Good Morning Australia!! - Malaysia accuses one of America's biggest banks in the 1MDB scandal - UK's May and Corbyn inch closer to a clash - How deep did Russia's tendrils reach into Donald Trump's election? - And more in your CareerSpot Global News Briefs:

Malaysia filed criminal charges against the US multinational investment bank Goldman Sachs and two former employees in connection with the rampant corruption at the country's investment fund, 1MDB.  Authorities say Goldman Sachs raised some US$6.5 Billion for the fund while collecting unusually high fees for its work, all the while knowing that the money would be "misappropriated and fraudulently diverted" by corrupt Malaysian officials.  Malaysian prosecutors are seeking billions in fines from Goldman Sachs and ten years in prison for each of the top-level execs named in teh complaint.

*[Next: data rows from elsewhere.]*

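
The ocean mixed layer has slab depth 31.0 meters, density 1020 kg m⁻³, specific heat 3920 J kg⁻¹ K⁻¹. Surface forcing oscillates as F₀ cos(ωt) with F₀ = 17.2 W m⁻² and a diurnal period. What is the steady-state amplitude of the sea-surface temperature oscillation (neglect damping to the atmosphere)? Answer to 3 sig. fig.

0.00191 K

Areal heat capacity C = ρ c_p D = 1020 × 3920 × 31.0 = 1.24×10^8 J/(m^2 K).
Angular frequency ω = 2π / T = 2π / 86400 s = 7.27×10^-5 s⁻¹.
Cω = 1.24×10^8 × 7.27×10^-5 = 9010 W/(m²·K).
Amplitude A = F₀ / (Cω) = 17.2 / 9010 = 0.00191 K.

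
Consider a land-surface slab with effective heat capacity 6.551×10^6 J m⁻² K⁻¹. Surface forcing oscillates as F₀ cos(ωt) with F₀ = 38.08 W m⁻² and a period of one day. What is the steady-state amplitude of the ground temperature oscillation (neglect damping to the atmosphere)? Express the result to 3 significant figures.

Areal heat capacity C = 6.551×10^6 J m⁻² K⁻¹ (given).
Angular frequency ω = 2π / T = 2π / 86400 s = 7.27×10^-5 s⁻¹.
Cω = 6.55×10^6 × 7.27×10^-5 = 476 W/(m²·K).
Amplitude A = F₀ / (Cω) = 38.08 / 476 = 0.0799 K.

0.0799 K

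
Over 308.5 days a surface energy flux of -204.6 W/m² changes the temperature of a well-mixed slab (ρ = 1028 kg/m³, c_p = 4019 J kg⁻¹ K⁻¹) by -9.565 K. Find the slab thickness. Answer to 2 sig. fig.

Heat input Q = F Δt = -204.6 × 2.67×10^7 s = -5.45×10^9 J/m².
Required areal heat capacity C = Q / ΔT = 5.70×10^8 J/(m²·K).
Depth D = C / (ρ c_p) = 5.70×10^8 / (1028 × 4019) = 138 m.

140 m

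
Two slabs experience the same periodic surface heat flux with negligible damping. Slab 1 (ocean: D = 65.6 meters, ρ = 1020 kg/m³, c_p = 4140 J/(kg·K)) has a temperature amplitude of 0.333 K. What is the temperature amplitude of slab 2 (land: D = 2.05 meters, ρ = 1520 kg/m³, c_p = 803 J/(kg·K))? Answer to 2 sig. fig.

37 K

C_ocean = 2.77×10^8 J/(m²·K); C_land = 2.50×10^6 J/(m²·K).
A ∝ 1/C ⇒ A_land = A_ocean × C_ocean/C_land = 0.333 × 111 = 36.9 K.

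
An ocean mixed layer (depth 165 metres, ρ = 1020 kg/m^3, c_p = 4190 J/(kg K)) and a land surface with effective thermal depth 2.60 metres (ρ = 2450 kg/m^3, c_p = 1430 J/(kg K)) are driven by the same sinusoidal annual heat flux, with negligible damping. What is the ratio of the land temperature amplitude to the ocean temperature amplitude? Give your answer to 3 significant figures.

C_ocean = 1020 × 4190 × 165 = 7.05×10^8 J/(m²·K).
C_land = 2450 × 1430 × 2.60 = 9.11×10^6 J/(m²·K).
Undamped amplitude ∝ 1/C, so A_land/A_ocean = C_ocean/C_land = 77.4.

77.4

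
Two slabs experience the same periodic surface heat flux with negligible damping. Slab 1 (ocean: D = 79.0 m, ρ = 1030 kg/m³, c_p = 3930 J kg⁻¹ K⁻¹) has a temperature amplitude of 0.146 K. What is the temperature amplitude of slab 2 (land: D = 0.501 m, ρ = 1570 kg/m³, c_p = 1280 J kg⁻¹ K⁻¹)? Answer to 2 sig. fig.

C_ocean = 3.20×10^8 J/(m²·K); C_land = 1.01×10^6 J/(m²·K).
A ∝ 1/C ⇒ A_land = A_ocean × C_ocean/C_land = 0.146 × 318 = 46.4 K.

46 K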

UK Prime Minister Theresa May has promised MPs a vote on her Brexit plan the week of 14 January.  That vote was supposed to have been held last week, but was put on hold after Ms. May admitted it would have gone done in flames.  After walking away empty-handed from meetings with European leaders last week, May insisted that leaving the European Union would not result in a hard border between Northern Ireland and the Republic of Ireland, and that she hoped to secure additional "political and legal assurances" from the Europeans in the coming weeks.  Several MPs stood up to call for a new public referendum on possibly cancelling the Brexit, which May resisted.

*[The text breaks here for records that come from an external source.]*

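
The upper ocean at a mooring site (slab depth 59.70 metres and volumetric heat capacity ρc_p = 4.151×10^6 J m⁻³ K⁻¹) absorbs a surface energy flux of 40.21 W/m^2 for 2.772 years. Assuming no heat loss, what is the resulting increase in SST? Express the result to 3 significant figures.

14.2 K

Areal heat capacity C = ρc_p × D = 4.151×10^6 × 59.70 = 2.48×10^8 J m⁻² K⁻¹.
Net heat input Q = F Δt = 40.21 × (2.772 years × 3.156×10^7 s/year) = 3.52×10^9 J/m².
ΔT = Q / C = 3.52×10^9 / 2.48×10^8 = 14.2 K.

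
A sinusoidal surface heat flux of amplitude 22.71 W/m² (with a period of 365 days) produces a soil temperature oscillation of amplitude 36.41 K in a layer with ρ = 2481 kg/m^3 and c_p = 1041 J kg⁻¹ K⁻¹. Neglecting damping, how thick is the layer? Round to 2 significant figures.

1.2 m

ω = 2π / 3.15×10^7 s = 1.99×10^-7 s⁻¹.
Required C = F₀ / (A ω) = 22.71 / (36.41 × 1.99×10^-7) = 3.13×10^6 J/(m²·K).
D = C / (ρ c_p) = 3.13×10^6 / (2481 × 1041) = 1.21 m.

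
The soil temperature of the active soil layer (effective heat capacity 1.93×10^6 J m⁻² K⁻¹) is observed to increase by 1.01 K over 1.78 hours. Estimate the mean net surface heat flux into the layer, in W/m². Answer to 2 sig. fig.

Areal heat capacity C = 1.93×10^6 J m⁻² K⁻¹ (given).
Required heat per unit area: Q = C ΔT = 1.93×10^6 × 1.01 = 1.95×10^6 J/m².
Flux F = Q / Δt = 1.95×10^6 / 6410 s = 304 W/m².

300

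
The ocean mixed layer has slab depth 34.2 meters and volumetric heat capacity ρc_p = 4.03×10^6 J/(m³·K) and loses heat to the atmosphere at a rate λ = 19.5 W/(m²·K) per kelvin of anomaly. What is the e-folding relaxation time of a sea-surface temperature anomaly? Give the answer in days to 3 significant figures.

81.8 days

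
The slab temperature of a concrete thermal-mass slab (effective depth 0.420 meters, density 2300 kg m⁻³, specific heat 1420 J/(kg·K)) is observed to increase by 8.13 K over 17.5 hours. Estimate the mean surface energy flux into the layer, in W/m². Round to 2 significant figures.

180

Areal heat capacity C = ρ c_p D = 2300 × 1420 × 0.420 = 1.37×10^6 J/(m^2 K).
Required heat per unit area: Q = C ΔT = 1.37×10^6 × 8.13 = 1.12×10^7 J/m².
Flux F = Q / Δt = 1.12×10^7 / 63000 s = 177 W/m².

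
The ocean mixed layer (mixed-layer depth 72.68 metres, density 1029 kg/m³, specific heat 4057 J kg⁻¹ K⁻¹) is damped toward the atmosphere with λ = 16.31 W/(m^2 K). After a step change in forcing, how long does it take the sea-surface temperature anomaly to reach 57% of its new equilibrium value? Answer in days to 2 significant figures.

Areal heat capacity C = ρ c_p D = 1029 × 4057 × 72.68 = 3.03×10^8 J m⁻² K⁻¹.
τ = C / λ = 3.03×10^8 / 16.31 = 1.86×10^7 s.
Fraction reached: 1 − e^(−t/τ) = 0.57 ⇒ t = −τ ln(1 − 0.57) = τ × 0.844.
t = 1.57×10^7 s = 182 days.

180 days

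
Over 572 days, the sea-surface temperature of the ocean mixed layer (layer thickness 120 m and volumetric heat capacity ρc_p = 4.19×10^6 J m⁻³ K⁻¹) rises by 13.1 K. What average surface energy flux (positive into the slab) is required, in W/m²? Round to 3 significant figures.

Areal heat capacity C = ρc_p × D = 4.19×10^6 × 120 = 5.03×10^8 J m⁻² K⁻¹.
Required heat per unit area: Q = C ΔT = 5.03×10^8 × 13.1 = 6.59×10^9 J/m².
Flux F = Q / Δt = 6.59×10^9 / 4.94×10^7 s = 133 W/m².

133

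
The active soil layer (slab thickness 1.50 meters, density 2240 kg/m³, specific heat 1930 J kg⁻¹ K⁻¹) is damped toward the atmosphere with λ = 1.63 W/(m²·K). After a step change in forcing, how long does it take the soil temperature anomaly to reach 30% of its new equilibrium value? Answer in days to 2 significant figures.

16 days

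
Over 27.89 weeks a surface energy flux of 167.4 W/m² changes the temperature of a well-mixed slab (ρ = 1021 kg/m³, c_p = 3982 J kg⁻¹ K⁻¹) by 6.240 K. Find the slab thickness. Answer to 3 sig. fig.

Heat input Q = F Δt = 167.4 × 1.69×10^7 s = 2.82×10^9 J/m².
Required areal heat capacity C = Q / ΔT = 4.53×10^8 J/(m²·K).
Depth D = C / (ρ c_p) = 4.53×10^8 / (1021 × 3982) = 111 m.

111 m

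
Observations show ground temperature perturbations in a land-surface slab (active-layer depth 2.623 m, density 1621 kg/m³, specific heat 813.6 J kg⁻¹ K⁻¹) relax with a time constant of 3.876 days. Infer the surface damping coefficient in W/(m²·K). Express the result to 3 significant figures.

10.3

Areal heat capacity C = ρ c_p D = 1621 × 813.6 × 2.623 = 3.46×10^6 J m⁻² K⁻¹.
τ = 3.876 days = 3.35×10^5 s.
λ = C / τ = 3.46×10^6 / 3.35×10^5 = 10.3 W/(m²·K).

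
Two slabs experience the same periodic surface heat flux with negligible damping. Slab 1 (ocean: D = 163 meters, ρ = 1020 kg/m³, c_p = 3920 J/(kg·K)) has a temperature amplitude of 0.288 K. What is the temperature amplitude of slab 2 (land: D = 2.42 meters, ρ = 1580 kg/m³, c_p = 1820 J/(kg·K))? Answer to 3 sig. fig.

27.0 K

C_ocean = 6.52×10^8 J/(m²·K); C_land = 6.96×10^6 J/(m²·K).
A ∝ 1/C ⇒ A_land = A_ocean × C_ocean/C_land = 0.288 × 93.7 = 27.0 K.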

UK Labour leader Jeremy Corbyn accused Ms. May of wasting the last month, and leading "the country into a national crisis" over its imminent departure from the European Union in March.  He announced he would table a motion of no confidence in the PM for delaying the parliamentary vote.  It will call on MPs to declare they have "no confidence in the prime minister due to her failure to allow the House of Commons to have a meaningful vote straight away" on the Brexit deal.  This tactic falls short of calling a no-confidence measure in the government, but would prove highly embarrassing to Ms. May if Corbyn pulls it off.  Number Ten said it will not make time for such a measure on Tuesday, so we'll see where it goes from here.

When Russia meddled in the 2016 US Presidential Election, they went big.  A report put together by University of Oxford's Computational Propaganda Project and released by the US Senate says Russia bought numerous ads and set up troll and sock puppet accounts not just on Facebook and Twitter, but on all of the big social media platforms:  YouTube, Tumblr, Google+, and Instagram, and for some reason PayPal.  A second report by by the research firm New Knowledge showed that Russian trolls targeted African Americans:  "What is clear is that all of the messaging clearly sought to benefit the Republican Party - and specifically Donald Trump," the report says.  Of course, none of this would have mattered if Hillary Clinton had just campaigned in Wisconsin, but..  Anyway, Russia denies it.

The US Military says weekend air strikes in Somalia killed 62 Al Shabaab terrorists.  There have been a sharp increase in US airstrikes in the African nation since Donald Trump was inaugurated in January 2017, killing more than 400 people.  That's far more than the previous ten years combined.

Thousands of protesters filled Budapest streets for a fifth consecutive night to decry the far-right government's new labor reforms derisively called the "slave law".  While people surrounded the national broadcaster MTVA, two opposition MPs were inside trying to broadcast a petition against the laws - they were thrown out, but other opposition MPs came to take their place.  The new labor bill allows employers to demand up to 400 hours of overtime a year and delay payment for it for three years.